Menurut dia, dalam dua dekade terakhir, industri manufaktur menunjukkan perkembangan yang sangat menjanjikan, terutama dari aspek nilai tambah manufaktur. Hal tersebut salah satunya ditunjukkan dengan perkembangan industri kimia di Indonesia yang cukup baik.
Pada tahun 2017, sektor industri kimia menjadi salah satu penyumbang utama kontribusi terhadap PDB, yaitu 1,73 persen atau sebesar Rp236 triliun, di mana industri petrokimia menjadi salah satu penghasil komoditas bahan baku penting untuk sektor industri lainnya.
Selain itu, pertumbuhan industri kimia mencapai 3,48 persen dengan pertambahan nilai investasi mencapai Rp42,2 triliun.

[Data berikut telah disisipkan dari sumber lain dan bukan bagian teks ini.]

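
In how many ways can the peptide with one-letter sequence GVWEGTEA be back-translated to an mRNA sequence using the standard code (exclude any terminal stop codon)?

Gly: 4 codons.
Val: 4 codons.
Trp: 1 codon.
Glu: 2 codons.
Gly: 4 codons.
Thr: 4 codons.
Glu: 2 codons.
Ala: 4 codons.
4 × 4 × 1 × 2 × 4 × 4 × 2 × 4 = 4096.

4096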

Oleh karena itu, kebijakan pengembangan perwilayahan industri saat ini diarahkan di luar Pulau Jawa dengan strategi utama memfasilitasi pembangunan 13 Kawasan Industri salah satunya Teluk Bintuni.
"Kami menyadari pentingnya pertumbuhan industri dan penambahan nilai investasi agar menyebar ke seluruh daerah di Indonesia, terutama di luar Pulau Jawa," ucapnya.
Kabupaten Teluk Bintuni mempunyai prospek yang besar untuk berkembang sebagai wilayah industri karena memiliki sumber daya alam yang besar. Wilayah Teluk Bintuni diperkirakan memiliki cadangan gas bumi sebesar 23,7 triliun kaki kubik (TCF).
Untuk itu, pemerintah perlu memastikan pemanfaatan gas bumi tersebut diutamakan untuk memenuhi kebutuhan domestik agar dapat menggerakan ekonomi di dalam negeri. Lokasi Kawasan Industri Petrokimia ini direncanakan dibangun di Kampung Onar Baru, Distrik Sumuri, Teluk Bintuni.